Spontaneous symmetry breaking, massless bosons and the equations of motion

Question

I am currently studying spontaneous symmetry breaking, and I don't entirely understand the implications of what we are doing at certain places. Consider the standard complex scalar field with the $\phi^4$ term, so that the Lagrangian density $\mathcal{L}$ looks like this: $$\mathcal{L} = \partial_{\mu} \phi\partial^{\mu}\phi^{*} - \mu^2\phi \phi^* - \lambda(\phi\phi^*)^2$$ It is clear that this lagrangian has a $U(1)$ symmetry. Further, if $\mu^2 < 0 $ it can be shown that the potential term $V(\phi) := \mu^2\phi \phi^* + \lambda(\phi\phi^*)^2$ has minima in a ring around the origin in the $\phi-\phi^*$ plane at a distance $\sqrt{-\mu^2/2\phi}$. Most authors conclude here that there is some sort of spontaneous symmetry breaking, because the Lagrangian when expanded around one of these minima will not be $U(1)$ symmetric any further. Further, there is the appearance of a massless boson in such an expansion.

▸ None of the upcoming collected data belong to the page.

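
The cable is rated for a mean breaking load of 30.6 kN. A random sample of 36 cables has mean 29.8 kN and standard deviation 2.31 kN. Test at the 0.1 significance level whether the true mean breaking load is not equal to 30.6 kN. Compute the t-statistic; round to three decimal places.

-2.078

H0: μ = 30.6; H1: μ ≠ 30.6 (one-sample t-test, two-sided).
t = (x̄ − μ₀)/(s/√n) = (29.8 − 30.6)/(2.31/√36) = -2.078
df = n − 1 = 35
Two-sided p-value ≈ 0.0451
Since p ≈ 0.0451 < α = 0.1, reject H0; the data support H1.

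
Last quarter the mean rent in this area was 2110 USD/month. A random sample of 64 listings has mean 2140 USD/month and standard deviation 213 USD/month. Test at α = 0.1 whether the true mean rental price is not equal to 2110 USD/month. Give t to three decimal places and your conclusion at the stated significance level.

H0: μ = 2110; H1: μ ≠ 2110 (one-sample t-test, two-sided).
t = (x̄ − μ₀)/(s/√n) = (2140 − 2110)/(213/√64) = 1.127
df = n − 1 = 63
Two-sided p-value ≈ 0.2641
Since p ≈ 0.2641 > α = 0.1, fail to reject H0; the evidence is not statistically significant.

t = 1.127; fail to reject H0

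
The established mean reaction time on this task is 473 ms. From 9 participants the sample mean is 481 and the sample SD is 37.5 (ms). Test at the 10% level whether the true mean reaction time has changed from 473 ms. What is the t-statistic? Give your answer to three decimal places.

0.640

H0: μ = 473; H1: μ ≠ 473 (one-sample t-test, two-sided).
t = (x̄ − μ₀)/(s/√n) = (481 − 473)/(37.5/√9) = 0.640
df = n − 1 = 8
Two-sided p-value ≈ 0.5401
Since p ≈ 0.5401 > α = 0.1, fail to reject H0; the data do not provide sufficient evidence against H0.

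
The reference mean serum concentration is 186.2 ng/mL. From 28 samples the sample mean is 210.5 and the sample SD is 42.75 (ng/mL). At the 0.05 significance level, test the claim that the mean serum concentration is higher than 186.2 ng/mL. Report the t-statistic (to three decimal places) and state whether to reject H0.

t = 3.008; reject H0

H0: μ = 186.2; H1: μ > 186.2 (one-sample t-test, right-tailed).
t = (x̄ − μ₀)/(s/√n) = (210.5 − 186.2)/(42.75/√28) = 3.008
df = n − 1 = 27
p-value = P(T ≥ 3.008) ≈ 0.003
Since p ≈ 0.003 < α = 0.05, reject H0; the data support H1.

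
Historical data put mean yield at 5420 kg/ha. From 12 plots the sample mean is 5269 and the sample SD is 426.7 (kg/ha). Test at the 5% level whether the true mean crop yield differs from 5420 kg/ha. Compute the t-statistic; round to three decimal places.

H0: μ = 5420; H1: μ ≠ 5420 (one-sample t-test, two-sided).
t = (x̄ − μ₀)/(s/√n) = (5269 − 5420)/(426.7/√12) = -1.226
df = n − 1 = 11
Two-sided p-value ≈ 0.2458
Since p ≈ 0.2458 > α = 0.05, fail to reject H0; the data do not provide sufficient evidence against H0.

-1.226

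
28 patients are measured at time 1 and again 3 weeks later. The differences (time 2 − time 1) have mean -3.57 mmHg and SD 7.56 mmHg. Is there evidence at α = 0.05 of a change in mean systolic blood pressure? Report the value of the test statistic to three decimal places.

-2.499

H0: μ_d = 0; H1: μ_d ≠ 0 (paired t-test on the differences, two-sided).
t = d̄/(s_d/√n) = -3.57/(7.56/√28) = -2.499
df = n − 1 = 27
Two-sided p-value ≈ 0.019
Since p ≈ 0.019 < α = 0.05, reject H0; the evidence is statistically significant.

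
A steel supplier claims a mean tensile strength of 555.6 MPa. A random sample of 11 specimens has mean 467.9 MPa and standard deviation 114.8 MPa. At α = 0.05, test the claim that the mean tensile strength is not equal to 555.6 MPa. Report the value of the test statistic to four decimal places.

-2.5337

H0: μ = 555.6; H1: μ ≠ 555.6 (one-sample t-test, two-sided).
t = (x̄ − μ₀)/(s/√n) = (467.9 − 555.6)/(114.8/√11) = -2.5337
df = n − 1 = 10
Two-sided p-value ≈ 0.030
Since p ≈ 0.030 < α = 0.05, reject H0; the data support H1.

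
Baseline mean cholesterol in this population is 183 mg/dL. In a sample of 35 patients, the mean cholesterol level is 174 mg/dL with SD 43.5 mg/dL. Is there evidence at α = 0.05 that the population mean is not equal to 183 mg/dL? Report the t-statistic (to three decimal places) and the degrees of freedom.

t = -1.224, df = 34

H0: μ = 183; H1: μ ≠ 183 (one-sample t-test, two-sided).
t = (x̄ − μ₀)/(s/√n) = (174 − 183)/(43.5/√35) = -1.224
df = n − 1 = 34
Two-sided p-value ≈ 0.2294
Since p ≈ 0.2294 > α = 0.05, fail to reject H0; the evidence is not statistically significant.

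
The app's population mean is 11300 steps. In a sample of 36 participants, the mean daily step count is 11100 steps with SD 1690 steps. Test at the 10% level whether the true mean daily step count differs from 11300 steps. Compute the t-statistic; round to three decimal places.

H0: μ = 11300; H1: μ ≠ 11300 (one-sample t-test, two-sided).
t = (x̄ − μ₀)/(s/√n) = (11100 − 11300)/(1690/√36) = -0.710
df = n − 1 = 35
Two-sided p-value ≈ 0.482
Since p ≈ 0.482 > α = 0.1, fail to reject H0; the data do not provide sufficient evidence against H0.

-0.710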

However, at the same time, the field obeys the Euler-Lagrange equation $\frac{\partial \mathcal{L}}{\partial \phi} = \partial_{\mu} \frac{\partial \mathcal{L}}{\partial (\partial_{\mu}\phi)}$ and so our $\phi$ is actually evolving.

So my question is what does it mean for us to have a massless boson appear in our lagrangian? Let us say our field starts off in the initial state of one of the minima (the ground state); then the Euler-Lagrange equation causes the field to evolve so that it is no longer at this minima, and is, say at some other point where the symmetry is not broken. What happens to this masless boson term?

Answer 1

Your field will describe two particles, the massless Goldstone boson ("goldston") and the massive higgs (the σ), traveling with the speed of light along the trough and oscillating up and down its walls with finite frequency, respectively, according to its complicated interaction. The vacuum will stay put, and the symmetry will not restore itself. Crucially, the order parameter, the v.e.v. of the transform of the goldstons will perforce be time-invariant.

It is easiest to see this in the polar parameterization of the fields, $$ \phi (x) = (\sigma (x)+v)e^{i\theta (x)/v}, \qquad v\equiv\sqrt{-\mu^2/2\lambda}~~, $$ for real fields θ and σ canonically normalized. The lagrangian is now easier to understand, $$ {\cal L}= \partial \sigma \cdot \partial \sigma -4\lambda v^2 \sigma^2 +\partial\theta \cdot \partial \theta \\ +\partial\theta \cdot \partial \theta \left ( 2\frac{\sigma}{v} +\frac{\sigma^2}{v^2} \right )- \lambda (\sigma^4 -v^4 + v\sigma^3), $$ where you separated the kinetic/mass terms from the interaction terms on the second line. It is evident the σ is massive and the goldston θ is massless, and, crucially couples to "everybody" via derivatives ("Adler zeros"), so the couplings vanish at zero momenta and energies.

Under the U(1) symmetry transformation, the σ is invariant, and, by E-L, it oscillates up and down the walls of the potential, around the vacuum; whereas the goldston shifts by a constant along the trough, $$ \delta \theta(x)= \epsilon, $$ the hallmark of the nonlinear realization involved in SSB: $\langle \delta \theta(x) \rangle=\epsilon\neq 0$, even though $\langle \sigma (x)\rangle = \langle \theta (x)\rangle = 0\rangle$. The conserved Noether current is, naturally, proportional to the gradient of the goldston, $$J_\mu= \partial_\mu \theta + \partial_\mu \theta \left ( 2\frac{\sigma}{v} +\frac{\sigma^2}{v^2} \right ),$$ so the leading term will pump goldstons into and out of the vacuum. (Some picture this symmetry-varying vacuum state as some sort of a coherent state.)

This symmetry leaves the lagrangian invariant, i.e., the equations of motion dictated by the lagrangian will not change anything about it and its realization, the SSB, and, in particular, the above v.e.v.s won't vary in time. (The fields may move around in field space, Goldstone's sombrero, but going up the walls costs energy, and going along the trough at zero momentum and energy is not dictated by the equations of motion: it is not "downhill", so they are indifferent.)